Face à une mésentente, certains associés représentant 50% du capital demandent la dissolution de la société. La voix prépondérante accordée par les statuts au gérant permettant le fonctionnement des organes sociaux justifiait-elle d’une absence de paralysie ? La Cour de cassation se prononce.
La décision
Le capital d’une société civile est détenu par :
- Monsieur E, son gérant, associé à 50% ;
- Mme O, associée à 25% ;
- Et Monsieur W, associé à 25%.
La société est propriétaire de deux terrains loués à deux sociétés dirigées par Monsieur W.
Invoquant la mésentente entre les associés paralysant le fonctionnement de la société, Madame O demande en justice la dissolution de celle-ci sur le fondement de l’article 1844-7, 5°, du code civil, demande à laquelle Monsieur W s’associe.
Les demandeurs font grief à l’arrêt d’appel – CA MONTPELLIER 26 septembre 2019 – statuant sur renvoi après cassation – Com., 5 avril 2018, pourvoi n° 16-19.829 – de rejeter leur demande, alors :
- Que la voix prépondérante de l’associé gérant accordée par les statuts en cas de partage des voix permettant le fonctionnement des organes sociaux n’exclut pas la paralysie effective du fonctionnement de la société,
- Qu’aucune disposition légale ne permet de contraindre l’associé qui demande la dissolution de la société à céder ses parts,
- Que la mésentente entre associés paralysant le fonctionnement de la société justifie que soit prononcée sa dissolution sans qu’il soit nécessaire que soit établie que ladite société est dans une situation irrémédiablement compromise, la dissolution anticipée pouvant avoir précisément pour objet d’éviter à la société une telle issue.
La Cour de cassation les déboute :
« Après avoir constaté qu’en dépit de la répartition égalitaire des titres entre les associés, les dispositions statutaires de la société … permettaient d’adopter les résolutions nécessaires à son bon fonctionnement et de prévenir, en cas de désaccord, tout blocage en raison de l’attribution, lors des assemblées générales, d’une voix prépondérante au gérant qui en assurait la présidence, qu’elles donnaient aux associés la possibilité de se retirer totalement ou partiellement de la société … et que ni Mme O …, ni M. W … n’avaient formulé une telle requête, la cour d’appel a retenu que l’activité de cette société se poursuivait en dépit des conflits entre associés et qu’elle pouvait, le cas échéant, continuer de fonctionner après un retrait d’associés.

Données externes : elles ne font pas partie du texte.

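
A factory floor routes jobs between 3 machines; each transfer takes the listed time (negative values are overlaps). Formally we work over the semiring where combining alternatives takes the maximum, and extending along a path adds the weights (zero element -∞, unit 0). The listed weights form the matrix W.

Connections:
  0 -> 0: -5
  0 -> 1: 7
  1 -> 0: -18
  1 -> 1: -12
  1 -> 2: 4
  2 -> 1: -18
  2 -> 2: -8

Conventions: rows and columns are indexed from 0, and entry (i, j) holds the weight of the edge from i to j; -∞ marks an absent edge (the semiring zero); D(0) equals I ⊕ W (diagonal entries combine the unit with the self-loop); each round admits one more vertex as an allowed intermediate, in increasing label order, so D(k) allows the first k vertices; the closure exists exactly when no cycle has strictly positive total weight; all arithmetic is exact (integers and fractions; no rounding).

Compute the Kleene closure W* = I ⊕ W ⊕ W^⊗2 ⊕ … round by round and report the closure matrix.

D(0):
  [0, 7, -∞]
  [-18, 0, 4]
  [-∞, -18, 0]
D(1):
  [0, 7, -∞]
  [-18, 0, 4]
  [-∞, -18, 0]
D(2):
  [0, 7, 11]
  [-18, 0, 4]
  [-36, -18, 0]
D(3):
  [0, 7, 11]
  [-18, 0, 4]
  [-36, -18, 0]
Answer: W* = [[0, 7, 11], [-18, 0, 4], [-36, -18, 0]]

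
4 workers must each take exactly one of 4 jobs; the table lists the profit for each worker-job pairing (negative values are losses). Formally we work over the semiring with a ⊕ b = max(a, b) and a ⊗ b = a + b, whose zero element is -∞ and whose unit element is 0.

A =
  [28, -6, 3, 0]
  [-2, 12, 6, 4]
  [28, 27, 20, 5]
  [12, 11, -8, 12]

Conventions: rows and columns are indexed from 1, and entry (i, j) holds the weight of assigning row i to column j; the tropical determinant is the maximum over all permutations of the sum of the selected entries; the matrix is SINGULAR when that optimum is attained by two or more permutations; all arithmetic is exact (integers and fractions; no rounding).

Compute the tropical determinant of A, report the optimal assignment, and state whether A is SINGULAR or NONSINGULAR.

σ = (1, 2, 3, 4): 28 + 12 + 20 + 12 = 72
σ = (1, 2, 4, 3): 28 + 12 + 5 + (-8) = 37
σ = (1, 3, 2, 4): 28 + 6 + 27 + 12 = 73
σ = (1, 3, 4, 2): 28 + 6 + 5 + 11 = 50
σ = (1, 4, 2, 3): 28 + 4 + 27 + (-8) = 51
σ = (1, 4, 3, 2): 28 + 4 + 20 + 11 = 63
σ = (2, 1, 3, 4): (-6) + (-2) + 20 + 12 = 24
σ = (2, 1, 4, 3): (-6) + (-2) + 5 + (-8) = -11
σ = (2, 3, 1, 4): (-6) + 6 + 28 + 12 = 40
σ = (2, 3, 4, 1): (-6) + 6 + 5 + 12 = 17
σ = (2, 4, 1, 3): (-6) + 4 + 28 + (-8) = 18
σ = (2, 4, 3, 1): (-6) + 4 + 20 + 12 = 30
σ = (3, 1, 2, 4): 3 + (-2) + 27 + 12 = 40
σ = (3, 1, 4, 2): 3 + (-2) + 5 + 11 = 17
σ = (3, 2, 1, 4): 3 + 12 + 28 + 12 = 55
σ = (3, 2, 4, 1): 3 + 12 + 5 + 12 = 32
σ = (3, 4, 1, 2): 3 + 4 + 28 + 11 = 46
σ = (3, 4, 2, 1): 3 + 4 + 27 + 12 = 46
σ = (4, 1, 2, 3): 0 + (-2) + 27 + (-8) = 17
σ = (4, 1, 3, 2): 0 + (-2) + 20 + 11 = 29
σ = (4, 2, 1, 3): 0 + 12 + 28 + (-8) = 32
σ = (4, 2, 3, 1): 0 + 12 + 20 + 12 = 44
σ = (4, 3, 1, 2): 0 + 6 + 28 + 11 = 45
σ = (4, 3, 2, 1): 0 + 6 + 27 + 12 = 45
Optimal value attained by: σ = (1, 3, 2, 4).
Answer: det⊕(A) = 73; verdict: NONSINGULAR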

La cour d’appel, qui avait la faculté de prendre en compte le droit de retrait conféré aux associés, qui ne s’est pas fondée sur une absence de blocage apparente et qui n’a pas subordonné la dissolution de la société … à la preuve d’une situation financière irrémédiablement compromise, a pu en déduire que la mésentente entre les associés ne paralysait pas son fonctionnement et rejeter la demande de dissolution.

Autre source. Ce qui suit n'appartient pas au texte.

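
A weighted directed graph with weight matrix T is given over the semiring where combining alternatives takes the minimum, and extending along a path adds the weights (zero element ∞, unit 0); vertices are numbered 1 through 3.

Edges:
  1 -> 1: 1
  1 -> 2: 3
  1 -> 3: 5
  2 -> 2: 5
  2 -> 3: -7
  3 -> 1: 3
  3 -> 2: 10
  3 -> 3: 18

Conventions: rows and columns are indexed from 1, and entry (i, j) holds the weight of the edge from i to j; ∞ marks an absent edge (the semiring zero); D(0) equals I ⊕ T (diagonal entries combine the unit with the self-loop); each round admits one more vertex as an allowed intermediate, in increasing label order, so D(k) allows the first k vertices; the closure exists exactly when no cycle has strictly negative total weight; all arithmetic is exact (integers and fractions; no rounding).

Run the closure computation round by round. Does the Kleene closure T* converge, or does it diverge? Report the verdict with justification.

D(0):
  [0, 3, 5]
  [∞, 0, -7]
  [3, 10, 0]
D(1):
  [0, 3, 5]
  [∞, 0, -7]
  [3, 6, 0]
Detection: at round 2, diagonal entry (3, 3) turns strictly negative.
Key observation: the cycle 3->1->2->3 has total weight 3 + 3 + (-7), which is strictly negative.
Answer: DIVERGES — negative cycle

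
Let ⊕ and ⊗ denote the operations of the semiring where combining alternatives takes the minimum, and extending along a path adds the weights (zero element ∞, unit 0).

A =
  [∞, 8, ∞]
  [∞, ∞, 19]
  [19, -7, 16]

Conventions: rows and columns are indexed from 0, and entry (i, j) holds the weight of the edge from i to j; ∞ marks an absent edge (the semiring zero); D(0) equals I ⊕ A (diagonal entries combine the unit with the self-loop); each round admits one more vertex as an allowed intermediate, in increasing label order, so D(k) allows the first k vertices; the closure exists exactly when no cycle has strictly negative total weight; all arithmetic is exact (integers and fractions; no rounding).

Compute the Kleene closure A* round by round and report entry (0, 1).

D(0):
  [0, 8, ∞]
  [∞, 0, 19]
  [19, -7, 0]
D(1):
  [0, 8, ∞]
  [∞, 0, 19]
  [19, -7, 0]
D(2):
  [0, 8, 27]
  [∞, 0, 19]
  [19, -7, 0]
D(3):
  [0, 8, 27]
  [38, 0, 19]
  [19, -7, 0]
Answer: A*[0][1] = 8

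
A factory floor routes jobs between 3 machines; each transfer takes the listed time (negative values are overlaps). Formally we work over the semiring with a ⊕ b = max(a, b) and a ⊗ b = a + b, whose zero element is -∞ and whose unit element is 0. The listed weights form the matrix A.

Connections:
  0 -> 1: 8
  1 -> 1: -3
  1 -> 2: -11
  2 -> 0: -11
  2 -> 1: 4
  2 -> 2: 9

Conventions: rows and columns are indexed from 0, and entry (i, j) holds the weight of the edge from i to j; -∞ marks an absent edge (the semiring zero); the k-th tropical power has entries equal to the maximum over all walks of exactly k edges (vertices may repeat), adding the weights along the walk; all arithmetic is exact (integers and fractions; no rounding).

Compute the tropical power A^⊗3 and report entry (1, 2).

A^⊗2:
  [-∞, 5, -3]
  [-22, -6, -2]
  [-2, 13, 18]
A^⊗3:
  [-14, 2, 6]
  [-13, 2, 7]
  [7, 22, 27]
Key observation: the optimum is the walk 1->2->2->2, with weight (-11) + 9 + 9 = 7.
Optimal value attained by: walk 1->2->2->2.
Answer: (A^⊗3)[1][2] = 7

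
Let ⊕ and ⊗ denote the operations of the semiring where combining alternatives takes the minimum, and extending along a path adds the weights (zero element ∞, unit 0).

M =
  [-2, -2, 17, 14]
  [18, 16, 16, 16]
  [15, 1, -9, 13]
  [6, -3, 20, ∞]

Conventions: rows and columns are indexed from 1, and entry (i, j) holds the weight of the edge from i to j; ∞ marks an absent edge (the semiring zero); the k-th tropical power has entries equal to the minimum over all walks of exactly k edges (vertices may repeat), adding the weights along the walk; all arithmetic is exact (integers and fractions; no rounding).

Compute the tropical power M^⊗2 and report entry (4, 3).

M^⊗2:
  [-4, -4, 8, 12]
  [16, 13, 7, 29]
  [6, -8, -18, 4]
  [4, 4, 11, 13]
Key observation: the optimum is the walk 4->3->3, with weight 20 + (-9) = 11.
Optimal value attained by: walk 4->3->3.
Answer: (M^⊗2)[4][3] = 11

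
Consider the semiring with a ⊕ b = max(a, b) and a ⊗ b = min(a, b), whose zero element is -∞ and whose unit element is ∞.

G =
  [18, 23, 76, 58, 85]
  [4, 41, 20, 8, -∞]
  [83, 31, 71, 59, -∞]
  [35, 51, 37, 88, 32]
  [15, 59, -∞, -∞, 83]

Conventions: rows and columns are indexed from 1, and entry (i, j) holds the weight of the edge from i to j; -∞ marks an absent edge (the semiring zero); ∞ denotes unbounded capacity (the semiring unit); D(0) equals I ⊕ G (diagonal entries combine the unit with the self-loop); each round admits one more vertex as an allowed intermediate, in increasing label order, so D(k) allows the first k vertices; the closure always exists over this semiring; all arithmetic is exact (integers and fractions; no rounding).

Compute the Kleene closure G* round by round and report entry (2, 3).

D(0):
  [∞, 23, 76, 58, 85]
  [4, ∞, 20, 8, -∞]
  [83, 31, ∞, 59, -∞]
  [35, 51, 37, ∞, 32]
  [15, 59, -∞, -∞, ∞]
D(1):
  [∞, 23, 76, 58, 85]
  [4, ∞, 20, 8, 4]
  [83, 31, ∞, 59, 83]
  [35, 51, 37, ∞, 35]
  [15, 59, 15, 15, ∞]
D(2):
  [∞, 23, 76, 58, 85]
  [4, ∞, 20, 8, 4]
  [83, 31, ∞, 59, 83]
  [35, 51, 37, ∞, 35]
  [15, 59, 20, 15, ∞]
D(3):
  [∞, 31, 76, 59, 85]
  [20, ∞, 20, 20, 20]
  [83, 31, ∞, 59, 83]
  [37, 51, 37, ∞, 37]
  [20, 59, 20, 20, ∞]
D(4):
  [∞, 51, 76, 59, 85]
  [20, ∞, 20, 20, 20]
  [83, 51, ∞, 59, 83]
  [37, 51, 37, ∞, 37]
  [20, 59, 20, 20, ∞]
D(5):
  [∞, 59, 76, 59, 85]
  [20, ∞, 20, 20, 20]
  [83, 59, ∞, 59, 83]
  [37, 51, 37, ∞, 37]
  [20, 59, 20, 20, ∞]
Answer: G*[2][3] = 20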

Le moyen n’est donc pas fondé »
Décryptage
Il résulte de l’article 1844-7 du Code civil que la société prend fin par la réalisation de son objet, l’arrivée de son terme, … et la dissolution anticipée prononcée par le tribunal à la demande d’un associé pour justes motifs, notamment en cas d’inexécution de ses obligations par un associé, ou de mésentente entre associés paralysant le fonctionnement de la société.

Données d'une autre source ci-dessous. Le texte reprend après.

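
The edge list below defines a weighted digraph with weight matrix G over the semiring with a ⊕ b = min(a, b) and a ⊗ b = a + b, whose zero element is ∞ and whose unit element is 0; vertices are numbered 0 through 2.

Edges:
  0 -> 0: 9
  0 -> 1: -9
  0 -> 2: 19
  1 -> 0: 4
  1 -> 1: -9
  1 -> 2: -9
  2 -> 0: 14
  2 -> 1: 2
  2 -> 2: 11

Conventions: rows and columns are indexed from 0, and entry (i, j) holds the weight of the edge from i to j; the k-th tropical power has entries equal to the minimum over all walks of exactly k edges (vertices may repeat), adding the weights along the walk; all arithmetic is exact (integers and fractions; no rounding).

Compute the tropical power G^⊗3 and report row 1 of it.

G^⊗2:
  [-5, -18, -18]
  [-5, -18, -18]
  [6, -7, -7]
G^⊗3:
  [-14, -27, -27]
  [-14, -27, -27]
  [-3, -16, -16]
Answer: row 1 of G^⊗3 = [-14, -27, -27]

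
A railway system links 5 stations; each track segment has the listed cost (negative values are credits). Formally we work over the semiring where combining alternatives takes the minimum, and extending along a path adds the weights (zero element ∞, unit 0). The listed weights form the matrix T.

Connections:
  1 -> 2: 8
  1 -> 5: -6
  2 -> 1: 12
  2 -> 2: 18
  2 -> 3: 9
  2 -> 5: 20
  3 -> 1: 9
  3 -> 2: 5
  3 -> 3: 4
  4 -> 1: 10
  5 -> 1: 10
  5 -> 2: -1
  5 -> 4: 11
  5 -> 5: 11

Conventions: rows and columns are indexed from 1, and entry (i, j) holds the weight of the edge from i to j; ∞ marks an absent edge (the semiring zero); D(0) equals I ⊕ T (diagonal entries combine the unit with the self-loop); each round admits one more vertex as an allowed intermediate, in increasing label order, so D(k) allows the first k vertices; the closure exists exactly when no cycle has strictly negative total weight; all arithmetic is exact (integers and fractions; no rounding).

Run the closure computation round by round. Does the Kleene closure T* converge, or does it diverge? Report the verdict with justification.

D(0):
  [0, 8, ∞, ∞, -6]
  [12, 0, 9, ∞, 20]
  [9, 5, 0, ∞, ∞]
  [10, ∞, ∞, 0, ∞]
  [10, -1, ∞, 11, 0]
D(1):
  [0, 8, ∞, ∞, -6]
  [12, 0, 9, ∞, 6]
  [9, 5, 0, ∞, 3]
  [10, 18, ∞, 0, 4]
  [10, -1, ∞, 11, 0]
D(2):
  [0, 8, 17, ∞, -6]
  [12, 0, 9, ∞, 6]
  [9, 5, 0, ∞, 3]
  [10, 18, 27, 0, 4]
  [10, -1, 8, 11, 0]
D(3):
  [0, 8, 17, ∞, -6]
  [12, 0, 9, ∞, 6]
  [9, 5, 0, ∞, 3]
  [10, 18, 27, 0, 4]
  [10, -1, 8, 11, 0]
D(4):
  [0, 8, 17, ∞, -6]
  [12, 0, 9, ∞, 6]
  [9, 5, 0, ∞, 3]
  [10, 18, 27, 0, 4]
  [10, -1, 8, 11, 0]
D(5):
  [0, -7, 2, 5, -6]
  [12, 0, 9, 17, 6]
  [9, 2, 0, 14, 3]
  [10, 3, 12, 0, 4]
  [10, -1, 8, 11, 0]
Key observation: every diagonal entry stays at the unit through all rounds, so no improving cycle exists.
Answer: CONVERGES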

En l’espèce, un associé à 50% s’opposait systématiquement à un bloc d’associés représentant 50%.
Les statuts prévoyaient que dans une telle hypothèse, l’associé gérant disposait d’une voix prépondérante, de sorte que la société pouvait continuer de vivre.
La question soumise au juge était donc la suivante : une telle situation justifiait-elle d’une mésentente entre associés paralysant le fonctionnement de la société ?
En effet la voix prépondérante était perçue comme une solution de secours mais ne résolvait pas la mésentente chronique.
La Cour suprême écarte la dissolution en constatant que le fonctionnement de la société n’était pas paralysé.
C’est ce qui conduit certains commentateurs à considérer que prévoir statutairement une voix prépondérante est peut-être la solution, dans l’intérêt de la société, aux risques de mésentente. Encore faut-il que les associés l’aient accepté initialement.